4965 GME ||SELL| $$8$ &&KAREL_CO&  
2725 GME ||SELL| $$13$ &&KAREL_CO& 
9543 GME ||SELL| $$4$ &&J_DOE&  
8390 GME ||BUY| $$3$ &&KAREL_CO&  
9114 GME ||SELL| $$5$ &&NEMO&

If you run find_percent_seller('gamestop_trades.txt', 'KAREL_CO'), it should print:

  
KAREL_CO sold 70 percent of GME stock sold.

Market Manipulators Ethical Discussion

With the rise in automated trading, the gap between the capabilities of large corporations and individual retail investors in access to the financial markets has grown considerably. The distance to trading centers, computational power, and priority access all have significant impacts on trading ability within the world of automated trading. In what ways has automation widened this gap? In what ways can the same automation that has grown the gap help narrow it (think about what you just implemented!)? And if the gap is a problem, who is responsible for addressing it?

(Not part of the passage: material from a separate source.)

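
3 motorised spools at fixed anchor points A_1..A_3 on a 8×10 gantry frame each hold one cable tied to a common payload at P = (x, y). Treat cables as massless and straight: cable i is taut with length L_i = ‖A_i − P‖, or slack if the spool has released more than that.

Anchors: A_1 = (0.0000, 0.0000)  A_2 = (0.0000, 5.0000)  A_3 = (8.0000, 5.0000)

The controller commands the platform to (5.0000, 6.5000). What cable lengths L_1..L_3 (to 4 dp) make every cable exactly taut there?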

String Construction (Optional)

Implement the following functions:

make_gerund(s): which adds 'ing' to the end of the given string s and returns this new word. If s already ends with 'ing', add an 'ly' to the end of s instead. You may assume that s is at least 3 characters long.
put_in_middle(outer, inner): which returns a string where inner has been inserted into the middle of the string outer. To find the middle of a string, take the length of the string and divide it by 2 using integer division. The first half of the string should be all characters leading up to, but not including, the character at this index. The second half should start with the character at this index and include the rest of the characters in the string.

Word Puzzle (Optional)

Stacatto Words

We say that a word is a stacatto word if all of the letters in even positions are vowels (i.e., the second, fourth, sixth, etc. letters are vowels). For this problem, the vowels are A, E, I, O, U, and Y. For example, AUTOMATIC, CAFETERIA, HESITATE, LEGITIMATE, and POPULATE are stacatto words. Write a function is_stacatto(word) that returns True if a word is a stacatto word and False otherwise. For this problem, you can assume that word will be a string containing uppercase alphabetic characters only.